According to Sommers, the portmen removed were: Sir Richard Lloyd, John Sparrow, William Hammond (the Apothecary), Goodchilde Clarke, Samuel Tuffnell, John Tuffnell, George Foster Tuffnell, Michael Thirkle, Humphry Rant, Ellis Brand, and John Firmin.

They were replaced by Thomas Richardson, John Gravenor, Lark Tarver, Thomas Bowell, Samuel Hamblin, William Truelove, Thomas Burwell, John Dade, William Hammond, Charles Walford, and Robert Edgar.  A full 13 of these 22 men were subscribers to one or more of Kirby’s books.

Clarke, G.R. (1830). The History & Description of the Town and Borough of Ipswich.
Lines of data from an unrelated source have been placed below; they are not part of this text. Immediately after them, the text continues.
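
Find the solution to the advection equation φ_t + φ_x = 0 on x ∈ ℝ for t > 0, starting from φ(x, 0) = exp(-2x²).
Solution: By method of characteristics (waves move right with speed 1):
Along characteristics x - t = const, φ is constant, so φ(x,t) = f(x - t) with f = φ(·, 0).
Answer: φ(x, t) = exp(-2(-t + x)²)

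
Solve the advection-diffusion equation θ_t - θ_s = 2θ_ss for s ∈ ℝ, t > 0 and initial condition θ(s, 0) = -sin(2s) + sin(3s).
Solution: Moving frame: η = s + t, σ = t, θ = u(η,σ), so θ_t = u_σ + u_η and θ_ss = u_ηη.
Hence θ_t - θ_s = u_σ and the PDE becomes the heat equation u_σ = 2u_ηη on η ∈ ℝ.
Initial data: u(η,0) = θ(η,0) = -sin(2η) + sin(3η). Each mode sin(nη) decays as exp(-2n²σ) on ℝ, so u(η,σ) = Σ c_n exp(-2n²σ) sin(nη) with c_2=-1, c_3=1: u(η,σ) = -exp(-8σ)sin(2η) + exp(-18σ)sin(3η).
Substituting back: θ(s,t) = u(s + t, t).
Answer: θ(s, t) = -exp(-8t)sin(2s + 2t) + exp(-18t)sin(3s + 3t)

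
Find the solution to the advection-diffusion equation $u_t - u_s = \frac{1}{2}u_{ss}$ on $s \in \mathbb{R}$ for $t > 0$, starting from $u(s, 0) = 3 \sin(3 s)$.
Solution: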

Sommers, S.M. (2002). Politics of a County and Its Town: General Elections in Suffolk and Ipswich in the Eighteenth Century.

John Gravenor

John Gravenor (1700—1778) of Ipswich was an apothecary and a steady supporter of Kirby’s work. He subscribed to both the Historical Account and the first edition of the Method of Perspective, as well as the second edition of John Kirby’s Suffolk Traveler. He also, unsurprisingly, subscribed to Richard Canning’s Account of the Gifts and Legacies that have been given and bequeathed to Charitable Uses in the Town of Ipswich.

Gravenor stood for bailiff of Ipswich in the bitter election of 1754. Although the election was decisive, with Gravenor and Thomas Richardson gaining 363 and 362 votes respectively to 237 and 236 for the opposing ticket of Humphry Rant and William Hammond, the outgoing bailiffs Michael Thirkle and John Sparowe refused to concede. Susan Mitchell Sommers, in her Parliamentary Politics of a County and Its Town: General Elections in Suffolk and Ipswich in the Eighteenth Century explains that they would not hand over their offices and town records until a royal order forced them to comply. Sommers also notes that such was the depth of party loyalty that only one voter split the ticket (the delightfiully-named William Scarlet). Among other offices, Gravenor was re-elected bailiff in 1757, 1760, 1762, and 1764. Rant, Hammond, Thirkle and Sparowe were all among Kirby’s subscribers, presumably indicating that Suffolk antiquities transcended party politics.

At a similar time, around 1752 to 1754, Gainsborough painted the Gravenor family of John, his second wife Ann Colman (whom he had married in 1739), and their daughters Ann and Elizabeth.

Although this conversation piece comes after the famous Andrews portrait, Gainsborough had some difficulty with the figures. Malcolm Cormack, in The Paintings of Thomas Gainsborough, refers to “the faint air that the sitters are pushing their heads though a seaside photographer’s canvas, while they fall gently sideways”. However, Cormack also points out that “Gainsborough has achieved a dazzle of shot silk and surface flicker by the most complicated means”, and Rosenthal draws attention to the motif of the crossed trees representing marriage. I like the way he sets off each face with a dark background: the dark foliage behind John Gravenor; the tree trunk behind his wife; the darkest cloud behind Ann, and the shadowed dress behind Elizabeth.